Look at the length, too. Mid-butt. I love sweaters at this length. Partly because I have a long torso, and partly because I like sweater cover in case I get a hole in my pants or sit in something, or want to wear a sweater with leggings and kick it 1980’s style. And it’s screaming for a soft, simple yarn with an eensy bit of halo, just like the alpaca I have.

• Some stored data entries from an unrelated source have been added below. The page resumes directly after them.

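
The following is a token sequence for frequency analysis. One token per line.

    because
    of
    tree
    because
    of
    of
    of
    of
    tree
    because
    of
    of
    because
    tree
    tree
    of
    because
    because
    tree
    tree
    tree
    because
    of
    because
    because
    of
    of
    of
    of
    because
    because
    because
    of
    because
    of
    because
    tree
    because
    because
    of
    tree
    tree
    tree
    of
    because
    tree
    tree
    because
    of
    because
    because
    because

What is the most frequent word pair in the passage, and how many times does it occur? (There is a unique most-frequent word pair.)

"because of", 9 times

Bigram frequencies (highest first):
  because of: 9
  of because: 8
  of of: 7
  because because: 7
  tree tree: 6
  tree because: 5
  … (3 more, each ≤ 4)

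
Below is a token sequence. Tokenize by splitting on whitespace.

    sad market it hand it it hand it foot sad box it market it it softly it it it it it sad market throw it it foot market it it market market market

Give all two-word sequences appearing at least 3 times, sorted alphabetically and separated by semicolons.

Bigram counts meeting the condition (at least 3 times):
  it it: 8
  market it: 3

it it; market it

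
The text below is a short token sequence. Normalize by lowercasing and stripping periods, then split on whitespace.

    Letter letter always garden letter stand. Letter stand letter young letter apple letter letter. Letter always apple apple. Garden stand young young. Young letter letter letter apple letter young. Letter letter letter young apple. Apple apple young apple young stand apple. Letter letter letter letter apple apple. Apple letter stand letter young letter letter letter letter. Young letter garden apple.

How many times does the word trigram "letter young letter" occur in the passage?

4

Scanning the 58 overlapping trigram windows for "letter young letter":
  position 9–11: letter young letter
  position 28–30: letter young letter
  position 51–53: letter young letter
  position 56–58: letter young letter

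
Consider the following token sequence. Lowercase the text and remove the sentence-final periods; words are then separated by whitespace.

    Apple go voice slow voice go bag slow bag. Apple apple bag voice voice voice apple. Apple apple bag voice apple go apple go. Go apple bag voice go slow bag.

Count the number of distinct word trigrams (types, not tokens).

31 tokens → 29 trigram windows in total.
Repeated trigrams (each contributes count−1 duplicates):
  apple bag voice: 3
  apple apple bag: 2
3 duplicate windows → 29 − 3 = 26 distinct.

26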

As much as I love this pattern, I have gripes. First off, there are NO pattern notes on the Ravelry page
. All I can tell about the construction is through the tags: Bottom up, charted and written, requires kitchner. It also says it is both worked flat AND in the round. How? None of the FO’s have information, and half of them don’t even have photos. Yep, this is the plight I mentioned earlier with projects that are obscure, coming back to bite me in my non-flame-yoked butt
Another issue (pun time!): it was published in Yarn Forward magazine, which has changed its name to Knit Magazine. It makes finding back issues a nightmare. Luckily, the issue has a discussion about the top, and some nice person suggested Yudu.com for locating a digital copy. At this point, I honestly believe there is no excuse for magazines when it comes to having digital patterns on their website, or available as a Rav download.
Despite these problems, I want this pattern so badly. I mean, even the things I’m complaining about have nothing to do with the design or the designer! It’s still gorgeous, just going to be hard to track down.
That said, anyone have Issue 30 of Yarn Forward?